Investigation of vortex structure dynamics in angular domain and near the surface with deepening (Q2711653)

The paper deals with numerical simulation of formation of large two-dimensional stationary vortices in a near-wall flow of angular domain or deepening (circular lune). Considering the ideal incompressible fluid, the complex potential of the flow is determined by a conformal mapping of the physical domain onto the upper half-plane. The strength and coordinates of the stationary vortices are obtained as functions of its geometric parameters. The stationary vortex is shown to possess own eigenfrequency, which corresponds to the frequency of the vortex precession around the stationary point under the small disturbance of its position in stream. The presence of such an eigenfrequency develops the selective response of the stationary vortex and local separation zone generated by this vortex to small periodic disturbances of incoming flow.
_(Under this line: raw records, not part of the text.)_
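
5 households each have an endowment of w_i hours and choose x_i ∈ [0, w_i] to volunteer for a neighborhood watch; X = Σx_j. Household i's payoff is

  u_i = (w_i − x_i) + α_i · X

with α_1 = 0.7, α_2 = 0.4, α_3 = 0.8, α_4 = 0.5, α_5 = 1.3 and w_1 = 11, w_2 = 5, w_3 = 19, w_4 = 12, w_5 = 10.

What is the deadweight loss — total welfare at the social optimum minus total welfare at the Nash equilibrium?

126.9

∂u_i/∂x_i = α_i − 1, so household i contributes w_i if α_i > 1, else 0.
α_i > 1 for i ∈ {5}; NE contributions (0, 0, 0, 0, 10), X = 10.
W^NE = Σw_i − X^NE + (Σα_i)·X^NE = 57 + 2.7·10 = 84.
Planner: ∂(Σu_j)/∂x_i = Σα_j − 1 = 2.7 > 0, so everyone contributes w_i; X^SO = 57, W^SO = 57 + 2.7·57 = 210.9.
Deadweight loss = 126.9.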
These external disturbances deviate the vortex with respect to its stationary position. As a result, the vortex moves periodically along a closed trajectory of finite amplitude. Moreover, the dependence of the maximum deviation over period on the external disturbance frequency is of resonan character. A sharp increasing amplitude of the disturbed vortex motion, when the disturbance frequency approaches the vortex eigenfrequency, leads to the intensification of mixing and chaotic flow regime in local separate zones which are formed by standing vortices.